Pojda S M, Herba E, Zatorska B, Pojda-Wilczek D, Rycerska A, Plech A, Jedrzejewski W
Katedry i Oddziału Klinicznego Okulistyki Slaskiej AM w Katowicach, Szpital Specjalistyczny Nr 1 w Bytomiu.
Klin Oczna. 2001;103(4-6):161-4.
To estimate the efficacy of trabeculectomy for primary open angle glaucoma.
Since 1990 to 2000 we observed 91 eyes of 79 patients (53 women and 26 men) aged 39-86. The results of performed surgery were valued directly after the trabeculectomy and in period of over 8 years. We carried out the examinations of visual acuity, intraocular pressure, visual field, state of optic nerve head, type of bleb following trabeculectomy and the necessity of applying additional topical treatment. The trabeculectomies were performed in a typical way. Some surgeons made a square or triangular superficial scleral flap based at the limbus, measuring from 2.5 x 3.0 to 4 x 4 mm or 3 x 3 mm. The deep block of scleral tissue with trabeculum (from 0.5 x 1.0 to 2.5 x 3.0 mm) was excised, the superficial cauterisation and the peripheral iridectomy were performed in every case. The scleral flap and conjunctiva were sutured with 10/0 Ethilon, 8/0 Vicryl or 6/0 Mersilk.
The patients were divided into 3 groups depending on observation period: I--up to 4 years, II--from 5 to 8 years, III--over 8 years. We confirmed the normalisation of IOP in 80%, 73%, 90% and the successful control of visual field (no progress) in 82%, 77%, 70% of adequate groups. In the first and second group 45-50% of patients could resist from topical treatment, but after 8 years as many as 80% required additional pharmacological treatment.
The trabeculectomy is the effective surgery in most patients with open angle glaucoma. The effectiveness of trabeculectomy can be controlled by the size of extracted deep scleral flap with trabeculum. For the stability of visual field it is necessary to keep the intraocular pressure at 13-18 mm Hg level.
评估小梁切除术治疗原发性开角型青光眼的疗效。
1990年至2000年,我们观察了79例患者(53例女性和26例男性)的91只眼睛,年龄在39 - 86岁之间。在小梁切除术后及超过8年的时间段内直接评估手术效果。
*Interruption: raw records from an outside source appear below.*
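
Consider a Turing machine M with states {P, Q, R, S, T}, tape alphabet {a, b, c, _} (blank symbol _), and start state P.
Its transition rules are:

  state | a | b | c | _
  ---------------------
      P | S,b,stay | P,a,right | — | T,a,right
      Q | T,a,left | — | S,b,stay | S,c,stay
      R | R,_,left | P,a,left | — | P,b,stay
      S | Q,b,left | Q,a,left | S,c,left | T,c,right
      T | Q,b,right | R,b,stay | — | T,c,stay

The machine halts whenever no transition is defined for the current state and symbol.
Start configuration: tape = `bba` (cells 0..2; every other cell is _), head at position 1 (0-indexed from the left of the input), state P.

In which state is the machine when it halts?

state=P head=1 tape=___b[b]a   (P,b)→(P,a,right)
state=P head=2 tape=___ba[a]   (P,a)→(S,b,stay)
state=S head=2 tape=___ba[b]   (S,b)→(Q,a,left)
state=Q head=1 tape=___b[a]a   (Q,a)→(T,a,left)
state=T head=0 tape=___[b]aa   (T,b)→(R,b,stay)
state=R head=0 tape=___[b]aa   (R,b)→(P,a,left)
state=P head=-1 tape=__[_]aaa   (P,_)→(T,a,right)
state=T head=0 tape=__a[a]aa   (T,a)→(Q,b,right)
state=Q head=1 tape=__ab[a]a   (Q,a)→(T,a,left)
state=T head=0 tape=__a[b]aa   (T,b)→(R,b,stay)
state=R head=0 tape=__a[b]aa   (R,b)→(P,a,left)
state=P head=-1 tape=__[a]aaa   (P,a)→(S,b,stay)
state=S head=-1 tape=__[b]aaa   (S,b)→(Q,a,left)
state=Q head=-2 tape=_[_]aaaa   (Q,_)→(S,c,stay)
state=S head=-2 tape=_[c]aaaa   (S,c)→(S,c,left)
state=S head=-3 tape=[_]caaaa   (S,_)→(T,c,right)
state=T head=-2 tape=c[c]aaaa
No transition is defined for (T, c); M halts in state T.

T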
我们进行了视力、眼压、视野、视神经乳头状态、小梁切除术后滤过泡类型以及应用额外局部治疗必要性的检查。小梁切除术采用典型方式进行。一些外科医生制作以角膜缘为基底的方形或三角形浅层巩膜瓣,尺寸为2.5×3.0至4×4毫米或3×3毫米。切除带有小梁的深层巩膜组织块(0.5×1.0至2.5×3.0毫米),每例均进行浅层烧灼和周边虹膜切除术。巩膜瓣和结膜用10/0 Ethilon、8/0 Vicryl或6/0 Mersilk缝合。
根据观察期将患者分为3组:I组——至4年,II组——5至8年,III组——超过8年。我们证实I组、II组、III组的眼压正常化率分别为80%、73%、90%,视野成功控制(无进展)率分别为82%、77%、70%。在第一组和第二组中,45 - 50%的患者可停用局部治疗,但8年后多达80%的患者需要额外的药物治疗。
小梁切除术对大多数开角型青光眼患者是有效的手术。小梁切除术的有效性可通过切除的带小梁深层巩膜瓣的大小来控制。为保持视野稳定,眼压需维持在13 - 18毫米汞柱水平。